Said article establishes that, for reasons of “urgency” or “exceptional interest”, the Government ministry competent in Energy “may declare the general interest of the works necessary” for generation, transport or electrical distribution facilities.
During said exceptional procedure, the mandatory consultation with the Cabildo of Lanzarote was carried out regarding the conformity or nonconformity of the project with the territorial and urban planning in force. The Cabildo of Lanzarote, in effect, responded and opposed, but the General Directorate of Energy, erroneously reported that the Cabildo had not responded to the request for a report, a silence that was not such but that gave rise to the misunderstanding that it was favorable to the installation of the wind farm.
Said exceptional procedure culminated with the authorization of the ‘Vista Mar Wind Farm’. As is natural, the Cabildo of Lanzarote filed an appeal for reconsideration alleging, in short, that, “contrary to what is indicated in the background of the Decree”, the Cabildo “did expressly show, through its governing bodies, its disagreement with the proposed installation”, and it was requested “that Decree 46/2022, of February 24, be suspended and revoked.”
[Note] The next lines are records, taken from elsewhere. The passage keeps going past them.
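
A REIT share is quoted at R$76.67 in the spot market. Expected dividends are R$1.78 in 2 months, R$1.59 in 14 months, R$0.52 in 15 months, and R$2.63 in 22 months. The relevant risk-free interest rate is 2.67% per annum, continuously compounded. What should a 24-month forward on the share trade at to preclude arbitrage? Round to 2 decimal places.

R$74.21

PV(dividends) I = 1.78·e^(−0.0267·2/12) + 1.59·e^(−0.0267·14/12) + 0.52·e^(−0.0267·15/12) + 2.63·e^(−0.0267·22/12)
I = 1.7721 + 1.5412 + 0.5029 + 2.5044 = 6.3206
F = (S − I)·e^(rT) = (76.67 − 6.3206) · e^(0.0267·24/12)
= 70.3494 · e^0.053400 = 70.3494 × 1.054852 = R$74.21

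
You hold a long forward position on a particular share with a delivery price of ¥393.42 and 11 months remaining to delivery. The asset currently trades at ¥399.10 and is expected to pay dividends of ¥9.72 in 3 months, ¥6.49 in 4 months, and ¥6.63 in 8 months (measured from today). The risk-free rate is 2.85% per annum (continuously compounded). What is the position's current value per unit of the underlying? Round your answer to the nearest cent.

-¥6.76

PV(remaining dividends) I = 9.72·e^(−0.0285·3/12) + 6.49·e^(−0.0285·4/12) + 6.63·e^(−0.0285·8/12) = 22.5848
Current forward F = (S − I)·e^(rT) = (399.10 − 22.5848)·e^(0.0285·11/12) = 376.5152 × 1.026469 = 386.4812
Value (long) = (F − K)·e^(−rT) = (386.4812 − 393.42) × 0.974213 = -6.7599
Value = -¥6.76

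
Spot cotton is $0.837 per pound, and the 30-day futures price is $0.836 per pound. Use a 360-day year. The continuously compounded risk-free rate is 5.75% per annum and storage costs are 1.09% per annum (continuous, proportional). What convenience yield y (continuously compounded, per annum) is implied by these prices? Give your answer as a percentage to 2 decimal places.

8.27%

F = S·e^((r+u−y)T) ⇒ (r+u−y) = ln(F/S)/T
ln(0.836/0.837) = -0.001195; /T ⇒ -0.014340
y = r + u − ln(F/S)/T = 0.0575 + 0.0109 + 0.014340 = 0.082740
y = 8.27%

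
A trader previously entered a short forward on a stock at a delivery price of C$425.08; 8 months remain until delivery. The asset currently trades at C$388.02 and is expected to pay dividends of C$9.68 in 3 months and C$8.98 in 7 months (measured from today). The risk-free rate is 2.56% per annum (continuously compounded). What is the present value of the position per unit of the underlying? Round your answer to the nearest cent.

PV(remaining dividends) I = 9.68·e^(−0.0256·3/12) + 8.98·e^(−0.0256·7/12) = 18.4651
Current forward F = (S − I)·e^(rT) = (388.02 − 18.4651)·e^(0.0256·8/12) = 369.5549 × 1.017213 = 375.9160
Value (long) = (F − K)·e^(−rT) = (375.9160 − 425.08) × 0.983078 = -48.3320
Short position value = −(long value) = C$48.33

C$48.33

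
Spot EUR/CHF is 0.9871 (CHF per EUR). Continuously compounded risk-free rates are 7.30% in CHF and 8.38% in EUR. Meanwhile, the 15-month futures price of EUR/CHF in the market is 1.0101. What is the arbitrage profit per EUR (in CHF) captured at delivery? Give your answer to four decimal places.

0.0362 per EUR (in CHF)

Fair futures: F* = S·e^(carry·T), with carry = (r_CHF − r_EUR) = 0.0730 − 0.0838 = -0.0108
F* = 0.9871 · e^(-0.0108 × 15/12) = 0.9871 · e^-0.013500 = 0.9871 × 0.986591 = 0.9739
Market 1.0101 > fair 0.9739: forward overpriced → cash-and-carry (buy spot, short the forward).
At maturity, profit = |F_mkt − F*| = |1.0101 − 0.9739| = 0.0362 per EUR (in CHF)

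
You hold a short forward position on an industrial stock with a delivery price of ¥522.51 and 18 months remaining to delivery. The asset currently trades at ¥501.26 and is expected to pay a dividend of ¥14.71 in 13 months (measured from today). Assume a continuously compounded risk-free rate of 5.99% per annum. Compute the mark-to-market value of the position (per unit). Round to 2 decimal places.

-¥9.86

PV(remaining dividends) I = 14.71·e^(−0.0599·13/12) = 13.7858
Current forward F = (S − I)·e^(rT) = (501.26 − 13.7858)·e^(0.0599·18/12) = 487.4742 × 1.094010 = 533.3016
Value (long) = (F − K)·e^(−rT) = (533.3016 − 522.51) × 0.914068 = 9.8643
Short position value = −(long value) = -¥9.86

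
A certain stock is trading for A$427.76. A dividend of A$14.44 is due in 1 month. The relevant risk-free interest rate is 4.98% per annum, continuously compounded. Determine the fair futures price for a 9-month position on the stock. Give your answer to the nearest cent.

PV(dividends) I = 14.44·e^(−0.0498·1/12)
I = 14.3802
F = (S − I)·e^(rT) = (427.76 − 14.3802) · e^(0.0498·9/12)
= 413.3798 · e^0.037350 = 413.3798 × 1.038056 = A$429.11

A$429.11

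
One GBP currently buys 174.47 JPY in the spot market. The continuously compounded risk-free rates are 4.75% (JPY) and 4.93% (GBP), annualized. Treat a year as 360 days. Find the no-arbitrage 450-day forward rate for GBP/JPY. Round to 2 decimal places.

174.08

F = S·e^((r_JPY − r_GBP)T) = 174.47 · e^((0.0475 − 0.0493) × 450/360)
= 174.47 · e^-0.002250 = 174.47 × 0.997753
F = 174.08 JPY per GBP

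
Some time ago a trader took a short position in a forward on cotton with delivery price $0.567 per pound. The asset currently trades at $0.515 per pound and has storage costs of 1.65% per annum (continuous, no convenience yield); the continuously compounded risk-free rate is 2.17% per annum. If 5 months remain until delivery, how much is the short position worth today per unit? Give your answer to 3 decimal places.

$0.043 per pound

Current fair forward for the remaining 5 months: F = S·e^((r + u)·T), (r + u) = 0.0217 + 0.0165 = 0.0382
F = 0.515 · e^(0.0382 × 5/12) = 0.515 × 1.016044 = 0.5233
Value of long forward = (F − K)·e^(−rT) = (0.5233 − 0.567) · e^(−0.0217·5/12)
= -0.0437 × 0.990999 = -0.043
Short position value = −(long value) = $0.043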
Among its arguments, the Cabildo of Lanzarote stated that this type of authorization “in practice involves resorting to an alleged general interest (…) at the cost of generating a significant landscape impact on an island of special vulnerability.” On the other hand, it underlined that the landscape of Lanzarote “presents a special fragility since the absence of significant reliefs and the lack of wooded areas mean that any intervention in the rural environment is easily appreciable from a great distance when precisely the conservation of the island landscape constitutes, now yes, an objective of general interest.”
In addition, the Cabildo expressed “its willingness to drastically increase the percentage of electricity generated through renewables, but also considers the need to regulate, through a specific instrument, the locations in which this type of facility can be deployed.”
The new Decree corrects the error committed and states that the agreement adopted by the Cabildo of Lanzarote “was not sent by the General Directorate of Energy, so it was not submitted to the Government of the Canary Islands, which is why it is reasonable to consider that the Governing Council lacked a relevant element for the adoption of the agreement, as well as that, had it known the unfavorable opinion of the Island Corporation, that agreement would have been unfavorable.”